Together, they live. They break and crack by loss and by time and by exposure to their environment but they live — to see another day, to breath in another night whether together or apart. They gather what leftovers there are, what souls are left. Hold hands. Meet gazes. Plant seeds within metal fences and concrete walls.
It builds — warm, then warmer. Sweet and then sweeter. Gains ground, spreads water and greenery and the scent of something new growing between them.
But their roof crumbles, their home burns, the dead invade and everything is lost but for the scraps they can find and keep.

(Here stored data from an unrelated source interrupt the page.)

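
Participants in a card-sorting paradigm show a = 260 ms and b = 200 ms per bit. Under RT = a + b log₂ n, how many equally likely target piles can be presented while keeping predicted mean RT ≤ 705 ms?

4

Information budget: (705 − 260)/200 = 2.2250 bits, so n ≤ 2^2.2250 = 4.675 → at most 4.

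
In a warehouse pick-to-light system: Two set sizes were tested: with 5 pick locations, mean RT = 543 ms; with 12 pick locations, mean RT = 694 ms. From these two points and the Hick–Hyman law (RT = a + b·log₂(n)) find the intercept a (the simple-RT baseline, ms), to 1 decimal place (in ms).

Slope: b = (694 − 543) / (log₂ 12 − log₂ 5) = 151/1.2630 = 119.553 ms/bit.
a = RT₁ − b·log₂ n₁ = 543 − 119.553 × 2.3219 = 265.406 ms.

265.4 ms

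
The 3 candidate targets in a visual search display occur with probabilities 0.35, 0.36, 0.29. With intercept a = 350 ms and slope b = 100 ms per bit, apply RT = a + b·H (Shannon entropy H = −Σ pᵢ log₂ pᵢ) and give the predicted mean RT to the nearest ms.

508 ms

H = 0.35·log₂(1/0.35) + 0.36·log₂(1/0.36) + 0.29·log₂(1/0.29) = 1.5786 bits.
RT = 350 + 100 × 1.5786 = 507.86 ms.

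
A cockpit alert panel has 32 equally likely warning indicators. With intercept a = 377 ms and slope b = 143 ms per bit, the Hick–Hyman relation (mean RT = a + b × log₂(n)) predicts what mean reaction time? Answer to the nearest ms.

1092 ms

log₂(32) = 5 bits, so RT = 377 + 143 × 5 ≈ 1092.000 ms.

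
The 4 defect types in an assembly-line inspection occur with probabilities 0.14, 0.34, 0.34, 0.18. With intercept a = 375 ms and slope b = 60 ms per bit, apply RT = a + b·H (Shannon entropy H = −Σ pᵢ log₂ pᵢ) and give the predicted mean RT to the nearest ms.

489 ms

Entropy contributions −pᵢ log₂ pᵢ: 0.3971, 0.5292, 0.5292, 0.4453; sum H = 1.9008 bits.
RT = a + bH = 375 + 60·1.9008 = 489.05 ms.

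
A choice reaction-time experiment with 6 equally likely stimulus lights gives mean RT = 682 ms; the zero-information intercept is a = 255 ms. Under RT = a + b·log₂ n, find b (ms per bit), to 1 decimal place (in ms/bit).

log₂(6) = 2.5850 bits.
b = (RT − a)/log₂ n = (682 − 255) / 2.5850 = 165.186 ms/bit.

165.2 ms/bit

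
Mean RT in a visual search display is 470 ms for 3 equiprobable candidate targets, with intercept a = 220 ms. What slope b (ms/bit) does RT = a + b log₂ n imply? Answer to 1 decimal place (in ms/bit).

157.7 ms/bit

3 alternatives carry log₂ 3 = 1.5850 bits; the choice cost is 470 − 220 = 250 ms, so b = 250/1.5850 = 157.732 ms/bit.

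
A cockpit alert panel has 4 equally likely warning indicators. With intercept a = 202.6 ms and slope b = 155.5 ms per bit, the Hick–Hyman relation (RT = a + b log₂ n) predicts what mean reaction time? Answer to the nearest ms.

514 ms

log₂(4) = 2 bits, so RT = 202.6 + 155.5 × 2 ≈ 513.600 ms.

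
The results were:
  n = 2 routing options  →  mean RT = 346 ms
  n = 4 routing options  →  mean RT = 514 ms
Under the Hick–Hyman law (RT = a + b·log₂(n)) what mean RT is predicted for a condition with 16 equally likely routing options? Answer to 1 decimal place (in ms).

850.0 ms

Solve the two-equation system in a and b:
  b = (514 − 346) / (log₂ 4 − log₂ 2) = 168 / (2 − 1) = 168.000 ms/bit
  a = 346 − 168.000 × 1 = 178.000 ms
Then RT(16) = 178.000 + 168.000 × log₂ 16 = 178.000 + 168.000 × 4 ≈ 850.000 ms.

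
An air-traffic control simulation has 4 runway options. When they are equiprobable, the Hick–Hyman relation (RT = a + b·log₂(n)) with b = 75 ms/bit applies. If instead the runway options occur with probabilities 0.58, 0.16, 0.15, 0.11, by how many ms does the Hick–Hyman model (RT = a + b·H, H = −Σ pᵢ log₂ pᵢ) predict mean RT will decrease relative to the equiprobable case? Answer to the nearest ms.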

Their old souls are armored with nothing less than steel but their pauldrons are dented and blackened, and hope seems scarce in the wilderness, dark beneath the new moon of drastic change.
Nights pass, slivers of light shine between the leaves as the world keeps turning. His crossbow is heavy and her guilt makes her steps sink into the mud. But they are veterans of a war that started long before the people turned, with scars webbing across their shoulder blades and twined among heartstrings and nerves. They live, they live, they live.
The moon grows full, and she storms like a hurricane, bringing fire and metal hail, blowing open their cage like nothing, her warpaint of mud and dead flesh thick across her chest and face.
It builds.
There is the snap of twigs, the crush of leaves, and his head turns. His heart freezes.
A fissure starts and trembles deep, because she is there, there, there, in front of him, after all this time — after uncertainty; after disappointment; after loss; after hearing she'll make it through the teeth of a man who didn't believe his own goddamn words, she is there.
He's never hugged her, never held her and yet it seems so, so easy now. Against his chest he can feel her heart pounding, around his neck her arms tighten and touching his cheek is her own, the edge of her smiling mouth. She is alive and the fissure bursts and floods him fit to spill over with everything but grief. Their souls thrum in sync when his head bows, drops against her collarbone; when his breath huffs out dry, soundless cries; when her hands touch his face, he can't stop the shuddering in his heart. By everything, they are alive and it's so hard to step back, chest heavy and full and he can't look away.
He doesn't want to. He doesn't think he ever will. Once upon a time that would have been a death sentence. Now? It's anything but.